For AI large-model developers, the Shanghai Stock Exchange’s framework requires a minimum anticipated market capitalization of approximately 4 billion yuan (about $591 million), at least one large language model product launched and operating at scale, clear commercialization arrangements, sustained R&D and computing investment, and — the requirement that distinguishes it from most Western listing standards — explicit approval by Chinese central government authorities of the company’s core business or products. Revenue and profit are not required. Companies that list under these criteria receive a "U" symbol designation and are placed in a dedicated growth tier until they meet profitability thresholds.
Why is the fifth listing standard’s state-approval requirement significant for investors and policymakers outside China?
The state-approval criterion means the STAR Market’s pre-profit IPO access is not available to all innovative companies — only to those whose technology Beijing has designated as strategically important. This makes the STAR Market a direct implementation tool for China’s industrial policy, directing retail investor capital toward sectors the government has prioritized rather than sectors the market has self-selected. For investors, it means "U"-designated stocks carry both elevated commercial risk (pre-revenue companies in deep-tech with long development timelines) and elevated political risk (companies whose continuation depends in part on maintaining state endorsement). For Western policymakers, it means China now has a mechanism to finance the exact frontier technologies — quantum, 6G, brain-computer interfaces, embodied AI — that U.S. export controls are attempting to restrict.

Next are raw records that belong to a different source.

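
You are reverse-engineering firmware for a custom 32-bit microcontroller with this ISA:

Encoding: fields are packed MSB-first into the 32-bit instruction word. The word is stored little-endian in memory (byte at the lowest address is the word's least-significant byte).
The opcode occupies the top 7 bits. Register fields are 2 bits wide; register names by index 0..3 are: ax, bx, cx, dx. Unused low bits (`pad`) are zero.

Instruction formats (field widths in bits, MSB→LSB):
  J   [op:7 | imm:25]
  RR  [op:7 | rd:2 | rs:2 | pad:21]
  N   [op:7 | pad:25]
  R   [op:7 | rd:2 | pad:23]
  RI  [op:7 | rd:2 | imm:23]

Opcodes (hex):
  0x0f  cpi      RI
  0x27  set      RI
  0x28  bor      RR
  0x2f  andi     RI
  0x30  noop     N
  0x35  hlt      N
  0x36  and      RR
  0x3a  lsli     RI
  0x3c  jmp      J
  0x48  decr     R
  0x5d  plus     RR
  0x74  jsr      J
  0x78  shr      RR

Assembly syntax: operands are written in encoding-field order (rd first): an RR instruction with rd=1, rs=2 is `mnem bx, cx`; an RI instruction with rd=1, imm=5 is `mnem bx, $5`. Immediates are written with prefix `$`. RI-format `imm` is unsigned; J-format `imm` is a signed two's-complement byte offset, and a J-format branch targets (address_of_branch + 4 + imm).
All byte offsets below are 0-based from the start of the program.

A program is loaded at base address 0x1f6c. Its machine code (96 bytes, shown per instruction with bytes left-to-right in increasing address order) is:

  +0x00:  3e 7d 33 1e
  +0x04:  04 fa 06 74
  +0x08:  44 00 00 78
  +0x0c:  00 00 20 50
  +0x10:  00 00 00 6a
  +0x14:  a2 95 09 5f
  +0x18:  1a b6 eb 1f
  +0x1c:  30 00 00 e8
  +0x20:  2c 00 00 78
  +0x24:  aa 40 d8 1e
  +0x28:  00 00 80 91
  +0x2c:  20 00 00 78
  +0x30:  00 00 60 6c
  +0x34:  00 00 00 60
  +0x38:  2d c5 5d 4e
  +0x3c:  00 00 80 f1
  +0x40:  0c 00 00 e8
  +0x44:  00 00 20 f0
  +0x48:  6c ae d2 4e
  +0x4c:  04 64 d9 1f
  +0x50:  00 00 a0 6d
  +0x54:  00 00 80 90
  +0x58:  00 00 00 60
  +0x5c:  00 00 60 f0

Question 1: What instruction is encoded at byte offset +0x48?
set bx, $5418604

@+48  little-endian(6c ae d2 4e) = 0x4ed2ae6c
  opcode bits[31:25]=0x27: set/RI
  rd: (w>>23)&0x3=0x1 → bx
  imm: (w>>0)&0x7fffff=0x52ae6c → $5418604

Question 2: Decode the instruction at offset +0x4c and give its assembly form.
cpi dx, $5858308

[4c] 04 64 d9 1f → 0x1fd96404
  op=0x1fd96404>>25=0xf ⇒ cpi (RI)
  rd@[24:23]=0x3 ⇒ dx
  imm@[22:0]=0x596404 ⇒ $5858308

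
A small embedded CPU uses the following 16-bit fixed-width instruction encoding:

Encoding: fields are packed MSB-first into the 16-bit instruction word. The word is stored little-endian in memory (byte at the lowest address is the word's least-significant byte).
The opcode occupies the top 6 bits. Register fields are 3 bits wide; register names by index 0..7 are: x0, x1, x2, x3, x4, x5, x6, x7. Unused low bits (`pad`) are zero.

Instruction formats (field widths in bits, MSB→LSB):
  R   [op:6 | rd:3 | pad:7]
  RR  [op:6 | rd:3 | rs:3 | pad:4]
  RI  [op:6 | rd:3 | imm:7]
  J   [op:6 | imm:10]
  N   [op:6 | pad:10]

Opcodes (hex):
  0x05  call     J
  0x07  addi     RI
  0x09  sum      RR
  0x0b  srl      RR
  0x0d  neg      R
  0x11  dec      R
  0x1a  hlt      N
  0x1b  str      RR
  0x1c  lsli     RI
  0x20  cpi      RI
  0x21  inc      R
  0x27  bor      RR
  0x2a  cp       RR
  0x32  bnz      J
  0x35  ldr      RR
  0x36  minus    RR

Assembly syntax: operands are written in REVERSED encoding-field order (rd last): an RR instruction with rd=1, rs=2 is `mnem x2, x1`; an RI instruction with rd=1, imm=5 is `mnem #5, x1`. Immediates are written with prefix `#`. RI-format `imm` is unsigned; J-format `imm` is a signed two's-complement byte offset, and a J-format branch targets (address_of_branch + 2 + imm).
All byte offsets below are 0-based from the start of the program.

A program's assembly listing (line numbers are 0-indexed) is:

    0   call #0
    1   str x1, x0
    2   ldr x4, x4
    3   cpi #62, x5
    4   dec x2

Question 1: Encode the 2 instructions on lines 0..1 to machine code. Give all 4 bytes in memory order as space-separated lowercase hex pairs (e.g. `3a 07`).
00 14 10 6c

line 0 (call): pack op=0x5:6|imm=0:10 = 0x1400; little→ 00 14
line 1 (str): pack op=0x1b:6|rd=0:3|rs=1:3|pad=0:4 = 0x6c10; little→ 10 6c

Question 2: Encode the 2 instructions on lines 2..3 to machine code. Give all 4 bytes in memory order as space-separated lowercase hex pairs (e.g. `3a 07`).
L2: ldr op=0x35:6|rd=4:3|rs=4:3|pad=0:4 ⇒ 0xd640 ⇒ little 40 d6
L3: cpi op=0x20:6|rd=5:3|imm=62:7 ⇒ 0x82be ⇒ little be 82

40 d6 be 82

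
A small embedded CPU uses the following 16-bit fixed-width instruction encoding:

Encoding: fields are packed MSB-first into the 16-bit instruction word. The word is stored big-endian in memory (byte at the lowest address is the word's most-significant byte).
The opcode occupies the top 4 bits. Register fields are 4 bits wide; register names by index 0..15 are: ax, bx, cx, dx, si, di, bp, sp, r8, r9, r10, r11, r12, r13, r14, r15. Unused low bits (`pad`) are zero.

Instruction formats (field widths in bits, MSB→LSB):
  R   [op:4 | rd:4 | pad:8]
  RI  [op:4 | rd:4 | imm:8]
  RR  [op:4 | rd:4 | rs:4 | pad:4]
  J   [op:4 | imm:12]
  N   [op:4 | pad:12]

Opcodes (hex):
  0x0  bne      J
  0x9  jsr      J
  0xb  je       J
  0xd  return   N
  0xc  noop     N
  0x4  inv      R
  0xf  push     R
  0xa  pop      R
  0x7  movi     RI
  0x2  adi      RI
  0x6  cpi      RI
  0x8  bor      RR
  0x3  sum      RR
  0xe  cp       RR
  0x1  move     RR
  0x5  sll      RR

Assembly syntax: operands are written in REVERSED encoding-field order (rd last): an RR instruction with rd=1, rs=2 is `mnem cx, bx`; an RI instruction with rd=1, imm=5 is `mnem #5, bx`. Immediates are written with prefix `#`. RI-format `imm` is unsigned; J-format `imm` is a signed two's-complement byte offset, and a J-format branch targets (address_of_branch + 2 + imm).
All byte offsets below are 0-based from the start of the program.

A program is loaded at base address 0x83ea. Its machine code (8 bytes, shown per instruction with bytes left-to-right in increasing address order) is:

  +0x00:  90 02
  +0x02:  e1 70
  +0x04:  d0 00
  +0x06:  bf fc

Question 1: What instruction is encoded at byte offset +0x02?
@+02  big-endian(e1 70) = 0xe170
  top 4b → 0xe → cp [RR]
  rd@[11:8]=0x1 ⇒ bx
  rs@[7:4]=0x7 ⇒ sp

cp sp, bx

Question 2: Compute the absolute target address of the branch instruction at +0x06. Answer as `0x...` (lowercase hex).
0x83ee

off 0x06: read bf fc as big → 0xbffc
  opcode bits[15:12]=0xb: je/J
  [11:0] imm=4092 (s12→-4) = #-4
  target = base 0x83ea + off 0x06 + 2 + imm -4 = 0x83ee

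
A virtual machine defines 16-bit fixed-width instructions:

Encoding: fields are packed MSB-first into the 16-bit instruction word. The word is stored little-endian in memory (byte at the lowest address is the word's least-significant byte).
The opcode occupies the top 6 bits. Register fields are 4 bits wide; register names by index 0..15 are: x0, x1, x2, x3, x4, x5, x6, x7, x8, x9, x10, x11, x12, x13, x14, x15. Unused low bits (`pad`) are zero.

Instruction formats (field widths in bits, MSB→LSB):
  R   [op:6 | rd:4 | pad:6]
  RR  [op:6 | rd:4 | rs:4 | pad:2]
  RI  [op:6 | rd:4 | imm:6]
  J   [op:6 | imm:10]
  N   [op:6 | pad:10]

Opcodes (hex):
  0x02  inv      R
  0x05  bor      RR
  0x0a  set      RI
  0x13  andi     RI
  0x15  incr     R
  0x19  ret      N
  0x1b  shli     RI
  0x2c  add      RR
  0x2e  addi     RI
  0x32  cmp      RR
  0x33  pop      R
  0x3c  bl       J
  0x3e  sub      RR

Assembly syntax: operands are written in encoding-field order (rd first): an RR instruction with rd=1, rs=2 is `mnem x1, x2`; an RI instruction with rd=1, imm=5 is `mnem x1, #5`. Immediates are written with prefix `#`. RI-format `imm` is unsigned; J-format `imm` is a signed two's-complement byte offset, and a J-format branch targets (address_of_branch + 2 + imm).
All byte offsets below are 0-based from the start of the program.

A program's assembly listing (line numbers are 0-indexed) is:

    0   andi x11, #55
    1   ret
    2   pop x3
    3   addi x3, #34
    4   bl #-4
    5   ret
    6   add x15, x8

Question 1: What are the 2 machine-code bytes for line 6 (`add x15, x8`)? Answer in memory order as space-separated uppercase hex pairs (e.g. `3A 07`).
line 6 (add): pack op=0x2c:6|rd=15:4|rs=8:4|pad=0:2 = 0xb3e0; little→ e0 b3

E0 B3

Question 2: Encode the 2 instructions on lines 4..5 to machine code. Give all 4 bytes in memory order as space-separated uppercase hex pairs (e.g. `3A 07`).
4. bl fields op=0x3c:6|imm=-4:10 → word f3fch → fc f3
5. ret fields op=0x19:6|pad=0:10 → word 6400h → 00 64

FC F3 00 64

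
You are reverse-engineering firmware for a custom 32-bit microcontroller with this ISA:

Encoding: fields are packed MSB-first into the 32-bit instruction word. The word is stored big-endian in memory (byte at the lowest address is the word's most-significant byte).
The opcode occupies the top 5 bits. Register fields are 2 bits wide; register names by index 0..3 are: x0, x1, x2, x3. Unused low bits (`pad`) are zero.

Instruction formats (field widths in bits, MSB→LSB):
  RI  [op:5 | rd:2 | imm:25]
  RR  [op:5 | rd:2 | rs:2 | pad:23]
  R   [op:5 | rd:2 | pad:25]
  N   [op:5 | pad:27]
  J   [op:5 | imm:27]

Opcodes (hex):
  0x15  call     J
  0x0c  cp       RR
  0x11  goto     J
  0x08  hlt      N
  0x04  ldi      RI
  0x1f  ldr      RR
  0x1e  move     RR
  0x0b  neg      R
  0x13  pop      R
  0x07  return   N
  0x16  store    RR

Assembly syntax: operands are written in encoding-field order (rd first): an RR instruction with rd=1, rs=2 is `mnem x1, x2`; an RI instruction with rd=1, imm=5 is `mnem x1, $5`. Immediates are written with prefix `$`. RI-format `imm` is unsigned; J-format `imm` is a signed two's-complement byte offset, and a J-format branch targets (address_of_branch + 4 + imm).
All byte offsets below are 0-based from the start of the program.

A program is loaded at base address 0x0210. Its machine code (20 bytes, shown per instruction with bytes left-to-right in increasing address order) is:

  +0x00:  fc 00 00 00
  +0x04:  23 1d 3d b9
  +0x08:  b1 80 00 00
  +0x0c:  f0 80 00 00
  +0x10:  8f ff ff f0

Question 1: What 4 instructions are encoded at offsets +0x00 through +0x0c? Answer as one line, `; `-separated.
off 0x00: read fc 00 00 00 as big → 0xfc000000
  opcode bits[31:27]=0x1f: ldr/RR
  rd: (w>>25)&0x3=0x2 → x2
  rs: (w>>23)&0x3=0x0 → x0
off 0x04: read 23 1d 3d b9 as big → 0x231d3db9
  opcode bits[31:27]=0x4: ldi/RI
  rd: (w>>25)&0x3=0x1 → x1
  imm: (w>>0)&0x1ffffff=0x11d3db9 → $18693561
off 0x08: read b1 80 00 00 as big → 0xb1800000
  opcode bits[31:27]=0x16: store/RR
  rd: (w>>25)&0x3=0x0 → x0
  rs: (w>>23)&0x3=0x3 → x3
off 0x0c: read f0 80 00 00 as big → 0xf0800000
  opcode bits[31:27]=0x1e: move/RR
  rd: (w>>25)&0x3=0x0 → x0
  rs: (w>>23)&0x3=0x1 → x1

ldr x2, x0; ldi x1, $18693561; store x0, x3; move x0, x1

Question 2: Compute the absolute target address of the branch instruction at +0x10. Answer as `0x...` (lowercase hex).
+0x10: 8f ff ff f0 ⇒ word 0x8ffffff0 (big)
  top 5b → 0x11 → goto [J]
  imm@[26:0]=0x7fffff0 (s27→-16) ⇒ $-16
  target = base 0x0210 + off 0x10 + 4 + imm -16 = 0x0214

0x0214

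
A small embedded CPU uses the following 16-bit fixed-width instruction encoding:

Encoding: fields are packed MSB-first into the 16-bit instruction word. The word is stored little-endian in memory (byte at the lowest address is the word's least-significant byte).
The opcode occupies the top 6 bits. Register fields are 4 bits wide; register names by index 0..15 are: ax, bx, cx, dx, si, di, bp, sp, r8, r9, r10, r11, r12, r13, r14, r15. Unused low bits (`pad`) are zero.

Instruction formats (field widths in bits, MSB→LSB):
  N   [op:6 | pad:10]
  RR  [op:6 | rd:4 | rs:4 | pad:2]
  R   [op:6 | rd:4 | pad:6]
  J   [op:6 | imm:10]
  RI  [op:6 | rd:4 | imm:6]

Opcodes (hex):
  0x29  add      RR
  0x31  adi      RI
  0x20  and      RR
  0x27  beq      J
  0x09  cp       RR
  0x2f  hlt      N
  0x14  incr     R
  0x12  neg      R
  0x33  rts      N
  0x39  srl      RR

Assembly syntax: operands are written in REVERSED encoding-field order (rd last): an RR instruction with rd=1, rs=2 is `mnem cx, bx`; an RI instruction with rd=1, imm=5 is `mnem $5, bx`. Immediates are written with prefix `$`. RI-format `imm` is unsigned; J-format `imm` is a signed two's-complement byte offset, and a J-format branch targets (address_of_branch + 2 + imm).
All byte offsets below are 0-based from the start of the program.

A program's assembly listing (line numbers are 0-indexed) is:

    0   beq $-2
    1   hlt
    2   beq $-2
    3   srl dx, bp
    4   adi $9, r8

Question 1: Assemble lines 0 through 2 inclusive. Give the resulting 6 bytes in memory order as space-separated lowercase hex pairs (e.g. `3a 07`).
fe 9f 00 bc fe 9f

line 0 (beq): pack op=0x27:6|imm=-2:10 = 0x9ffe; little→ fe 9f
line 1 (hlt): pack op=0x2f:6|pad=0:10 = 0xbc00; little→ 00 bc
line 2 (beq): pack op=0x27:6|imm=-2:10 = 0x9ffe; little→ fe 9f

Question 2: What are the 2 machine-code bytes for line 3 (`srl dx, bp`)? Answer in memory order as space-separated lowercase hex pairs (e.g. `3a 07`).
8c e5

L3: srl op=0x39:6|rd=6:4|rs=3:4|pad=0:2 ⇒ 0xe58c ⇒ little 8c e5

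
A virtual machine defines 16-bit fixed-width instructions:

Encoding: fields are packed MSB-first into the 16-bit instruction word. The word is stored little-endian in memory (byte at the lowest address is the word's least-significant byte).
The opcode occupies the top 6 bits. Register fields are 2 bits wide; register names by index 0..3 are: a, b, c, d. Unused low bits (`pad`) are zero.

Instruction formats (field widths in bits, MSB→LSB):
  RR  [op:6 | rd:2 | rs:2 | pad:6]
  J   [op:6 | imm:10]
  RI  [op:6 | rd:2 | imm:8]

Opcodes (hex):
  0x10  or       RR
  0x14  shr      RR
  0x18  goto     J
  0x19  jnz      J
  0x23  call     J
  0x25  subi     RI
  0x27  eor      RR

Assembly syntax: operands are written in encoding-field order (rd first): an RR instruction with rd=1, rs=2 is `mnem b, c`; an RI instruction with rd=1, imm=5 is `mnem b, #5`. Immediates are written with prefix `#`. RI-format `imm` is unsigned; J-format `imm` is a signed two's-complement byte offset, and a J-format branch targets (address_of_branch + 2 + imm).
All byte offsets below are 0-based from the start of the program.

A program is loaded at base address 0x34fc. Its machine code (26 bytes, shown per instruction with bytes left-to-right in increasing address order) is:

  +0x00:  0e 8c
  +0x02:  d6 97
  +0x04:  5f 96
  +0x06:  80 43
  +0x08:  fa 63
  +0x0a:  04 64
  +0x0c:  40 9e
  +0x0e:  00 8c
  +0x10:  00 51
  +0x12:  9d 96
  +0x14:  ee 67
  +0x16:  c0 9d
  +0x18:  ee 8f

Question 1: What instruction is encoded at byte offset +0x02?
subi d, #214

off 0x02: read d6 97 as little → 0x97d6
  top 6b → 0x25 → subi [RI]
  [9:8] rd=3 = d
  [7:0] imm=214 = #214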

How has the fifth listing standard performed historically, and what does that track record mean for the current expansion?
Of the 54 companies that went public under the fifth standard before it was suspended in 2023, 32 remained unprofitable as of mid-2025. Most underperformed the top tier of the STAR Market. A handful — notably AI chipmaker Cambricon — produced exceptional returns as China’s domestic AI demand accelerated. The expansion to AI large-model and quantum companies in June 2026 targets sectors with even longer development timelines and larger capital requirements than the biotech companies that constituted most prior fifth-standard listings. The "U" designation system and growth-tier disclosure requirements added in the 2025 reforms are designed to give investors clearer risk signals than the original 2019 framework provided.
What companies are most likely to file under the expanded fifth listing standard first?
Among large-model developers, Zhipu AI (already listed in Hong Kong) and MiniMax (also Hong Kong-listed) are identified as candidates for A-share listings now that the fifth standard covers their sector. Memory-chip developer ChangXin Memory Technologies has been confirmed by CSRC officials as lining up for a domestic listing. Humanoid robotics maker Unitree Robotics is already in the registration and pricing phase following its June 1, 2026 listing committee approval. In each case, the prerequisite is obtaining — or demonstrating existing — central government approval for the company’s core technology, which functions as a regulatory gatekeeping step before the market mechanism applies.